Fakirden daha az, zenginden daha çok fedakarlık toplumdaki konsensüsü zedelemez. Aksi, toplumsal uzlaşmayı bombalar. Dargelirliyi, memuru, işçiyi, emekliyi sokağa döker. Son günlerde de öyle oldu. Kendilerinden istenen fedakarlığı adil bulmayan dargelirliler ayaklandı.
"Yüzde 20 yetmez" dediler.
DTP de onları destekledi.
* * *
DTP, memur maaşları zammıyla ilgili kesin kararını çarşamba günü Genel İdare Kurulu toplantısından sonra açıklayacak.
Ama dün Başkanlık Divanı'ndan sonra yapılan açıklama; DTP'nin yüzde 20'yi kabul etmeyeceğini, yüzde 40'ta veya ona yakın bir oranda ısrar edeceğini gösterdi.
DTP'ye göre; yüzde 20'nin üzerinde zam enflasyonu artırmaz.

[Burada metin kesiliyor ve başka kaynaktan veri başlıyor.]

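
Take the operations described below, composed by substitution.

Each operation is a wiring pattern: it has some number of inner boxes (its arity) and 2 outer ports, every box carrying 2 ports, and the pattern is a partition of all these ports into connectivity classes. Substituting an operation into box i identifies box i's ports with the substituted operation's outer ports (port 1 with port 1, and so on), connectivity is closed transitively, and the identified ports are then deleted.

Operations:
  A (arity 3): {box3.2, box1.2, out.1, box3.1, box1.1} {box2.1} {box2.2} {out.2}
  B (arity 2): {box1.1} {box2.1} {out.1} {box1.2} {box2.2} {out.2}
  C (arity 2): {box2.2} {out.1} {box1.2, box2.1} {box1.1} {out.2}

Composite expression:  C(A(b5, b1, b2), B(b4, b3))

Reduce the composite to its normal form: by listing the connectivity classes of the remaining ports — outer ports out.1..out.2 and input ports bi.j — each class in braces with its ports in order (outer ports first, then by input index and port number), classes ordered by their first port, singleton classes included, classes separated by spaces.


Two ports join when wires chain via C-identified ports.
A over (b5, b1, b2) gives {out.1, b2.1, b2.2, b5.1, b5.2} {out.2} {b1.1} {b1.2}, out.j being that stage's outer ports
B over (b4, b3) gives {out.1} {out.2} {b3.1} {b3.2} {b4.1} {b4.2}, out.j being that stage's outer ports
C over (b5, b1, b2, b4, b3) gives {out.1} {out.2} {b1.1} {b1.2} {b2.1, b2.2, b5.1, b5.2} {b3.1} {b3.2} {b4.1} {b4.2}, out.j being that stage's outer ports

{out.1} {out.2} {b1.1} {b1.2} {b2.1, b2.2, b5.1, b5.2} {b3.1} {b3.2} {b4.1} {b4.2}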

Yüzde 20'nin üzerindeki maaş artışını karşılayacak kaynak var.
Yüzde 20 zam, zaten bozuk olan gelir dağılımı dengelerini daha da bozar.
Yüzde 20 zam, Türkiye'nin sosyal bir devlet olduğu anlayışına da ters düşer.
* * *
BAŞBAKAN Yılmaz memur zammını temmuzda yüzde 20 yapalım, ekimde yeniden ele alalım derken bir orta yolu gösteriyordu.
Ama bir de şu gerçek var.
Tüketici fiyatları, yıllık enflasyonu yüzde 90 olarak gösteriyor.
Toptan eşya fiyatları endeksini kullanıp yıl sonu enflasyon hesabını hükümetin yaptığı gibi yüzde 50 şeklinde yapmak vatandaş açısından gerçekçi değil.
Toptan eşya fiyatlarında; kira, eğitim, ulaşım, sağlık gibi giderler yok.
Öyleyse tüketici fiyatlarına bakıp yıl sonu enflasyon hesabını yapmak gerekir ki, bu da yüzde 50'nin çok üstünde çıkacaktır.
İşte burada Başbakan'ın orta yolu belki işe yarayabilir. Yüzde 20'nin üzerinde çıkan bölüm ekimde telafi edilebilir.
* * *
TÜM bu tartışmalar, yukarıda da değindiğimiz gibi, hükümetin istikbalinin meçhul olduğunu gösteriyor.
Türkiye şanssız bir dönemden geçiyor.
Kalıcı kararlar alınması gerekli, ama onu alacak otoritede zafiyet var.